The current 10-day information blackout, compounded with the regulatorily imposed ignorance of true holdings through derivative positions, hampers the ability of a board to be responsive to shareholders. The board may know more about the facts relevant to an investor’s understanding of the company, but the directors will be hamstrung in their ability to engage and communicate effectively with the investor if they are in the dark about the identity and overall economic interest in the company held by the investor. Under the current disclosure regime, an activist shareholder can communicate privately about its accumulations and plans with other shareholders and the media, while those at the company may be the last to know of the accumulations, as well as the concerns and misunderstandings of the shareholder.

The direction of the SEC’s proposal has the potential to be a win-win for constructive relations between investors and publicly-held companies. It is misleading to focus on the proposed shorter disclosure runway as simply a means to enable boards to more quickly shore up structural defenses, including the adoption of poison pills to protect against an accumulation of control by a shareholder without the payment of an appropriate premium. The notion that every emergence of a 5% activist shareholder is cause for a declaration of war by the board against a new “insurgent” is antiquated and devalues the importance of constructive engagement and enhanced disclosures to explain and support the board’s strategic plan.

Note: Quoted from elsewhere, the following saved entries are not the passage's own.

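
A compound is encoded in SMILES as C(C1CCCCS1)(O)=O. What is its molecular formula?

C6H10O2S

Heavy atoms from the SMILES: 6 C, 2 O, 1 S.
Implicit hydrogens by atom environment:
  4 × C: 2 H each → 8
  1 × C: 1 H
  1 × C: no H
  1 × O: 1 H
  1 × O: no H
  1 × S: no H
  Total hydrogens = 10.
Molecular formula: C6H10O2S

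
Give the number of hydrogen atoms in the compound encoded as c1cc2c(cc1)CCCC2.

Hydrogens are implicit in SMILES; fill each atom to its normal valence:
  4 × C: 2 H each → 8
  4 × C (aromatic): 1 H each → 4
  2 × C (aromatic): no H
  Total hydrogens = 12.

12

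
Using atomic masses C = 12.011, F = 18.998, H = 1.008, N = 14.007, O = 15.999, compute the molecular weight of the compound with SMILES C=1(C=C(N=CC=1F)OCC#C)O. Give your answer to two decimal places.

167.14

Molecular formula: C8H6FNO2.
M = 8×12.011 + 1×18.998 + 6×1.008 + 1×14.007 + 2×15.999 = 167.14 g/mol.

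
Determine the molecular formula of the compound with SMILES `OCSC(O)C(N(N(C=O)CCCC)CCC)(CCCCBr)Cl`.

C15H30BrClN2O3S

Heavy atoms from the SMILES: 1 Br, 15 C, 1 Cl, 2 N, 3 O, 1 S.
Implicit hydrogens by atom environment:
  10 × C: 2 H each → 20
  2 × C: 3 H each → 6
  2 × C: 1 H each → 2
  2 × N: no H
  2 × O: 1 H each → 2
  1 × Br: no H
  1 × C: no H
  1 × Cl: no H
  1 × O: no H
  1 × S: no H
  Total hydrogens = 30.
Molecular formula: C15H30BrClN2O3S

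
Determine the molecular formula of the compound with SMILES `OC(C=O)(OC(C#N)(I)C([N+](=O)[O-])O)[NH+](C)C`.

C7H11IN3O6+

Heavy atoms from the SMILES: 7 C, 1 I, 3 N, 6 O.
Implicit hydrogens by atom environment:
  3 × C: no H
  3 × O: no H
  2 × C: 3 H each → 6
  2 × C: 1 H each → 2
  2 × O: 1 H each → 2
  1 × I: no H
  1 × N (charge +1): 1 H
  1 × N: no H
  1 × N (charge +1): no H
  1 × O (charge -1): no H
  Total hydrogens = 11.
Net charge +1.
Molecular formula: C7H11IN3O6+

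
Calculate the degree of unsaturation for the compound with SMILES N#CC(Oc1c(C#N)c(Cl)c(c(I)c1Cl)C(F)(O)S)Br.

Molecular formula from the SMILES: C10H3BrCl2FIN2O2S.
DoU = (2C + 2 + N − H − X)/2 = (2·10 + 2 + 2 − 3 − 5)/2 = 16/2 = 8.
(Structurally: 1 ring(s) + 7 π bond(s) = 8.)

8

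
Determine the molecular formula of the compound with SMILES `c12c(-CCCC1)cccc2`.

C10H12

Heavy atoms from the SMILES: 10 C.
Implicit hydrogens by atom environment:
  4 × C: 2 H each → 8
  4 × C (aromatic): 1 H each → 4
  2 × C (aromatic): no H
  Total hydrogens = 12.
Molecular formula: C10H12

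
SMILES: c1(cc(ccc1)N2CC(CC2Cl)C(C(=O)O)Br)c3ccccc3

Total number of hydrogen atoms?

Hydrogens are implicit in SMILES; fill each atom to its normal valence:
  9 × C (aromatic): 1 H each → 9
  3 × C: 1 H each → 3
  3 × C (aromatic): no H
  2 × C: 2 H each → 4
  1 × Br: no H
  1 × C: no H
  1 × Cl: no H
  1 × N: no H
  1 × O: 1 H
  1 × O: no H
  Total hydrogens = 17.

17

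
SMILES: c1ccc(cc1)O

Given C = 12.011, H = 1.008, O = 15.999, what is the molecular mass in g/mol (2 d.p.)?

Molecular formula: C6H6O.
M = 6×12.011 + 6×1.008 + 1×15.999 = 94.11 g/mol.

94.11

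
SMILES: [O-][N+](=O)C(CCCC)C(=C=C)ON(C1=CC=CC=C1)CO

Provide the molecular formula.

C15H20N2O4

Heavy atoms from the SMILES: 15 C, 2 N, 4 O.
Implicit hydrogens by atom environment:
  5 × C: 2 H each → 10
  5 × C (aromatic): 1 H each → 5
  2 × C: no H
  2 × O: no H
  1 × C: 3 H
  1 × C: 1 H
  1 × C (aromatic): no H
  1 × N: no H
  1 × N (charge +1): no H
  1 × O: 1 H
  1 × O (charge -1): no H
  Total hydrogens = 20.
Molecular formula: C15H20N2O4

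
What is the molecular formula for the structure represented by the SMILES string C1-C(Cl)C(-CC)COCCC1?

Heavy atoms from the SMILES: 9 C, 1 Cl, 1 O.
Implicit hydrogens by atom environment:
  6 × C: 2 H each → 12
  2 × C: 1 H each → 2
  1 × C: 3 H
  1 × Cl: no H
  1 × O: no H
  Total hydrogens = 17.
Molecular formula: C9H17ClO

C9H17ClO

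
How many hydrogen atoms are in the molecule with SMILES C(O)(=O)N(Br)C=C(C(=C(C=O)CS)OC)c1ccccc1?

Hydrogens are implicit in SMILES; fill each atom to its normal valence:
  5 × C (aromatic): 1 H each → 5
  4 × C: no H
  3 × O: no H
  2 × C: 1 H each → 2
  1 × Br: no H
  1 × C: 3 H
  1 × C: 2 H
  1 × C (aromatic): no H
  1 × N: no H
  1 × O: 1 H
  1 × S: 1 H
  Total hydrogens = 14.

14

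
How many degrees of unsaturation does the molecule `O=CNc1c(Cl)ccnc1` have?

Molecular formula from the SMILES: C6H5ClN2O.
DoU = (2C + 2 + N − H − X)/2 = (2·6 + 2 + 2 − 5 − 1)/2 = 10/2 = 5.
(Structurally: 1 ring(s) + 4 π bond(s) = 5.)

5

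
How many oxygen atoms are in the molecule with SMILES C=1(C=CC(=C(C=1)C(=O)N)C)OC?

2

The symbol for oxygen appears 2 times in the SMILES.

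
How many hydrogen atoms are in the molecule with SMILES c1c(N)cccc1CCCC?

15

Hydrogens are implicit in SMILES; fill each atom to its normal valence:
  4 × C (aromatic): 1 H each → 4
  3 × C: 2 H each → 6
  2 × C (aromatic): no H
  1 × C: 3 H
  1 × N: 2 H
  Total hydrogens = 15.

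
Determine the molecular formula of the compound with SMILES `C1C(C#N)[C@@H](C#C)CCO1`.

C8H9NO

Heavy atoms from the SMILES: 8 C, 1 N, 1 O.
Implicit hydrogens by atom environment:
  3 × C: 2 H each → 6
  3 × C: 1 H each → 3
  2 × C: no H
  1 × N: no H
  1 × O: no H
  Total hydrogens = 9.
Molecular formula: C8H9NO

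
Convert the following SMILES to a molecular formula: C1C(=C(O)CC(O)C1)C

C7H12O2

Heavy atoms from the SMILES: 7 C, 2 O.
Implicit hydrogens by atom environment:
  3 × C: 2 H each → 6
  2 × C: no H
  2 × O: 1 H each → 2
  1 × C: 3 H
  1 × C: 1 H
  Total hydrogens = 12.
Molecular formula: C7H12O2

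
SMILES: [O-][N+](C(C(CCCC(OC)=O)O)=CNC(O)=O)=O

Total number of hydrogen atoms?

14

Hydrogens are implicit in SMILES; fill each atom to its normal valence:
  4 × O: no H
  3 × C: 2 H each → 6
  3 × C: no H
  2 × C: 1 H each → 2
  2 × O: 1 H each → 2
  1 × C: 3 H
  1 × N: 1 H
  1 × N (charge +1): no H
  1 × O (charge -1): no H
  Total hydrogens = 14.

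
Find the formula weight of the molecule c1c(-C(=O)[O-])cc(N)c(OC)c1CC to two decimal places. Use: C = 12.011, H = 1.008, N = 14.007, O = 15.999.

Molecular formula: C10H12NO3-.
M = 10×12.011 + 12×1.008 + 1×14.007 + 3×15.999 = 194.21 g/mol.

194.21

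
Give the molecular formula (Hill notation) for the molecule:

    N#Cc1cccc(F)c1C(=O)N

Heavy atoms from the SMILES: 8 C, 1 F, 2 N, 1 O.
Implicit hydrogens by atom environment:
  3 × C (aromatic): 1 H each → 3
  3 × C (aromatic): no H
  2 × C: no H
  1 × F: no H
  1 × N: 2 H
  1 × N: no H
  1 × O: no H
  Total hydrogens = 5.
Molecular formula: C8H5FN2O

C8H5FN2O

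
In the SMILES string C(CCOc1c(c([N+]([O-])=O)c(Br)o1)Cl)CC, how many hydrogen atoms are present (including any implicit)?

11

Hydrogens are implicit in SMILES; fill each atom to its normal valence:
  4 × C: 2 H each → 8
  4 × C (aromatic): no H
  2 × O: no H
  1 × Br: no H
  1 × C: 3 H
  1 × Cl: no H
  1 × N (charge +1): no H
  1 × O (aromatic): no H
  1 × O (charge -1): no H
  Total hydrogens = 11.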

Maintenance by a board of a successful strategic vision requires ongoing dialogue with and consideration of a spectrum of stakeholders. Activist shareholders with economic exposure to at least 5% of the company’s listed equity constitute an especially volatile and powerful segment of these stakeholders. The more that the SEC can do to enhance the speed and transparency of identification of these holders and their interests, the more effective boards will be in listening to, educating, and building bridges with these holders about what is in the best interests of the company.